But the Department of Veterans Affairs inspector general found no definitive proof that anyone died while on a "secret wait list."
The report was critical, finding "unacceptable and troubling lapses in follow-up, coordination, quality and continuity of care." The hospital's appointment system meant long delays for many patients.
"Our analysis found that the majority of the veteran patients we reviewed were on official or unofficial wait lists and experienced delays accessing primary care -- in some cases, pressing clinical issues required specialty care, which some patients were already receiving through VA or non-VA providers," the report said. "For example, a patient may have been seeing a VA cardiologist, but he was on the wait list to see a PCP (primary-care doctor) at the time of his death.

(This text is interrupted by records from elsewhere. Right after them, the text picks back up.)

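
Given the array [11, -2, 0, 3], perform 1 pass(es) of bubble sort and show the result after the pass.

After pass 1: [-2, 0, 3, 11] (3 swaps)
Total swaps: 3


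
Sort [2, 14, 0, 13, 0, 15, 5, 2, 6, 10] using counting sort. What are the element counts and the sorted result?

Count array: [2, 0, 2, 0, 0, 1, 1, 0, 0, 0, 1, 0, 0, 1, 1, 1]
(count[i] = number of elements equal to i)
Cumulative count: [2, 2, 4, 4, 4, 5, 6, 6, 6, 6, 7, 7, 7, 8, 9, 10]
Sorted: [0, 0, 2, 2, 5, 6, 10, 13, 14, 15]


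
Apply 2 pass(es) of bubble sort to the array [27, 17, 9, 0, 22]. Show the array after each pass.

After pass 1: [17, 9, 0, 22, 27] (4 swaps)
After pass 2: [9, 0, 17, 22, 27] (2 swaps)
Total swaps: 6


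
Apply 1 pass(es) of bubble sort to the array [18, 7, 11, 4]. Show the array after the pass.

After pass 1: [7, 11, 4, 18] (3 swaps)
Total swaps: 3


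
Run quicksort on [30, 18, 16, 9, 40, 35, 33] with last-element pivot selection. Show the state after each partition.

Partition 1: pivot=33 at index 4 -> [30, 18, 16, 9, 33, 35, 40]
Partition 2: pivot=9 at index 0 -> [9, 18, 16, 30, 33, 35, 40]
Partition 3: pivot=30 at index 3 -> [9, 18, 16, 30, 33, 35, 40]
Partition 4: pivot=16 at index 1 -> [9, 16, 18, 30, 33, 35, 40]
Partition 5: pivot=40 at index 6 -> [9, 16, 18, 30, 33, 35, 40]


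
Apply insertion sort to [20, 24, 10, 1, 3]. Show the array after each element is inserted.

First element 20 is already 'sorted'
Insert 24: shifted 0 elements -> [20, 24, 10, 1, 3]
Insert 10: shifted 2 elements -> [10, 20, 24, 1, 3]
Insert 1: shifted 3 elements -> [1, 10, 20, 24, 3]
Insert 3: shifted 3 elements -> [1, 3, 10, 20, 24]


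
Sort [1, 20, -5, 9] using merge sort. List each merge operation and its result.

Divide and conquer:
  Merge [1] + [20] -> [1, 20]
  Merge [-5] + [9] -> [-5, 9]
  Merge [1, 20] + [-5, 9] -> [-5, 1, 9, 20]


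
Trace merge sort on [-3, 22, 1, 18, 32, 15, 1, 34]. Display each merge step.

Divide and conquer:
  Merge [-3] + [22] -> [-3, 22]
  Merge [1] + [18] -> [1, 18]
  Merge [-3, 22] + [1, 18] -> [-3, 1, 18, 22]
  Merge [32] + [15] -> [15, 32]
  Merge [1] + [34] -> [1, 34]
  Merge [15, 32] + [1, 34] -> [1, 15, 32, 34]
  Merge [-3, 1, 18, 22] + [1, 15, 32, 34] -> [-3, 1, 1, 15, 18, 22, 32, 34]


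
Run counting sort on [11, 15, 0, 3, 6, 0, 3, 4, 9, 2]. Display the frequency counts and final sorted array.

Count array: [2, 0, 1, 2, 1, 0, 1, 0, 0, 1, 0, 1, 0, 0, 0, 1]
(count[i] = number of elements equal to i)
Cumulative count: [2, 2, 3, 5, 6, 6, 7, 7, 7, 8, 8, 9, 9, 9, 9, 10]
Sorted: [0, 0, 2, 3, 3, 4, 6, 9, 11, 15]


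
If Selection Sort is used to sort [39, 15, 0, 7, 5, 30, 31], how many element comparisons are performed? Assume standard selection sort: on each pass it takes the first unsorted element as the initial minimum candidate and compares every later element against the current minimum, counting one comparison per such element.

Pass 1: scan indices 1..6 for the minimum = 6 comparison(s); min is 0, place at index 0 -> [0, 15, 39, 7, 5, 30, 31]
Pass 2: scan indices 2..6 for the minimum = 5 comparison(s); min is 5, place at index 1 -> [0, 5, 39, 7, 15, 30, 31]
Pass 3: scan indices 3..6 for the minimum = 4 comparison(s); min is 7, place at index 2 -> [0, 5, 7, 39, 15, 30, 31]
Pass 4: scan indices 4..6 for the minimum = 3 comparison(s); min is 15, place at index 3 -> [0, 5, 7, 15, 39, 30, 31]
Pass 5: scan indices 5..6 for the minimum = 2 comparison(s); min is 30, place at index 4 -> [0, 5, 7, 15, 30, 39, 31]
Pass 6: scan indices 6..6 for the minimum = 1 comparison(s); min is 31, place at index 5 -> [0, 5, 7, 15, 30, 31, 39]
Selection sort always scans the whole unsorted suffix, so the count is (n-1) + (n-2) + ... + 1 = n(n-1)/2 = 7*6/2 = 21 regardless of the input order.
Total comparisons: 6 + 5 + 4 + 3 + 2 + 1 = 21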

While the case reviews in this report document poor quality of care, we are unable to conclusively assert that the absence of timely quality care caused the deaths of these veterans."
The inspector general examined the treatment given 45 patients, including 20 who died. In 28 of the cases, there were delays long enough to impact care, while in 18 there were other problems.
In one case, a man in his 50s with a history of strokes, pancreatitis and hypertension died at another hospital 12 days after a doctor at the VA said he should get an appointment within two days to follow up on his clinical care plan. He never got the appointment.
Another veteran, who suffered from bipolar disorder, killed himself after a series of delays.
The delays in Phoenix were linked to a former director's plan to reduce the posted waiting times even though the system had lost staff. Sharon Helman was suspended after whistleblowers came forward to report problems.
Glenn Costie, the interim director, said the Phoenix system is working to change.
"We have begun our cultural transformation," he said at a news conference.
The problems in Phoenix set off an examination of the entire VA hospital system.
President Obama promised Tuesday that employees in the future will be held accountable for failures in care. He told an American Legion convention in Charlotte, N.C., that "VA employees who engaged in misconduct should be, and will be, fired."
"What happened in Phoenix ... must never happen again in any VA facility," said U.S. Sen. Bernie Sanders, I-Vt., who heads the Veterans' Affairs Committee. "The people who lied or manipulated data at Phoenix and elsewhere must be held accountable."